夏の終り頃には、腹に朱と黄の縞のある蜘蛛が、窓のところに巣を造つた。黐木の枝に巣を張つてゐる蜘蛛も、夕方になると、かならず同じ場所に現れた。微熱のつづく妻は、緣側の靜臥椅子に橫はつたまま、それらを凝と眺めるのであつた。さういふとき、時間はいみじくも停止して、さまざまな過去の斷片が彼女の眼さきにちらついたのではあるまいか。そこから、昆蟲の夢の世界へは、一またぎで行けさうであつた。簷のところで、蟷螂と蜂が爭つてゐることもあつた。蜥蜴と守宮が喧嘩してゐることもあつた。蟻はせつせと荷を運び、蜂の巣は夕映に白く光つた。
妻が死んだ晩、まだ一度も手をとほさなかつた綠色の晴着が枕頭に飾つてあつた。すると、窓から入つて來た蟷螂が、その枕頭をあたふたと飛び𢌞つた、――大きな綠のふしぎな蟲であつた。

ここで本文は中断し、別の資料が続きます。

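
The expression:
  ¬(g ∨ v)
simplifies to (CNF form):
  ¬g ∧ ¬v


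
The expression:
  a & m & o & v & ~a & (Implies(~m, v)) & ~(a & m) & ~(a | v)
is never true.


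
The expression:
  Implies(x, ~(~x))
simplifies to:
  True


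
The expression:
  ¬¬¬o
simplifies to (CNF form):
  ¬o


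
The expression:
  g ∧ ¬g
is never true.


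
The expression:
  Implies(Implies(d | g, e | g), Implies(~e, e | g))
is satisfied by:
  {d: True, e: True, g: True}
  {d: True, e: True, g: False}
  {d: True, g: True, e: False}
  {d: True, g: False, e: False}
  {e: True, g: True, d: False}
  {e: True, g: False, d: False}
  {g: True, e: False, d: False}


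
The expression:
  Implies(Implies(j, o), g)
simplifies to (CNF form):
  (g | j) & (g | ~o)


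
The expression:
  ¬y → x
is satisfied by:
  {y: True, x: True}
  {y: True, x: False}
  {x: True, y: False}


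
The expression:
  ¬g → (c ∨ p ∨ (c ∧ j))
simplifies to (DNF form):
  c ∨ g ∨ p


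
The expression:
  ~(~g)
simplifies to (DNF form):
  g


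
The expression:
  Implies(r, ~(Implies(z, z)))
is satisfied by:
  {r: False}


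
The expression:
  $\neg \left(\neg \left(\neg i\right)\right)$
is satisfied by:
  {i: False}


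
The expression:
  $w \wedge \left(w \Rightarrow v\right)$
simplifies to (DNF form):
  $v \wedge w$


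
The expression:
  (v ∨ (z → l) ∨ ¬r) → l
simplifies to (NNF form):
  l ∨ (r ∧ z ∧ ¬v)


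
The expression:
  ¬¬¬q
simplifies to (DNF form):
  ¬q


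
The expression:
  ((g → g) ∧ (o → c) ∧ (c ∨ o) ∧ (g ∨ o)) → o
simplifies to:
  o ∨ ¬c ∨ ¬g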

[やぶちゃん注:貞恵の亡くなったのは昭和一九(一九四四)年九月二十八日であった。本篇には博物学的興味からは多くの注を附したい欲求に駆られるのであるが、ここはコーダのシークエンスを静かに味わって戴くために、敢えてこの注だけで留めおくこととする。]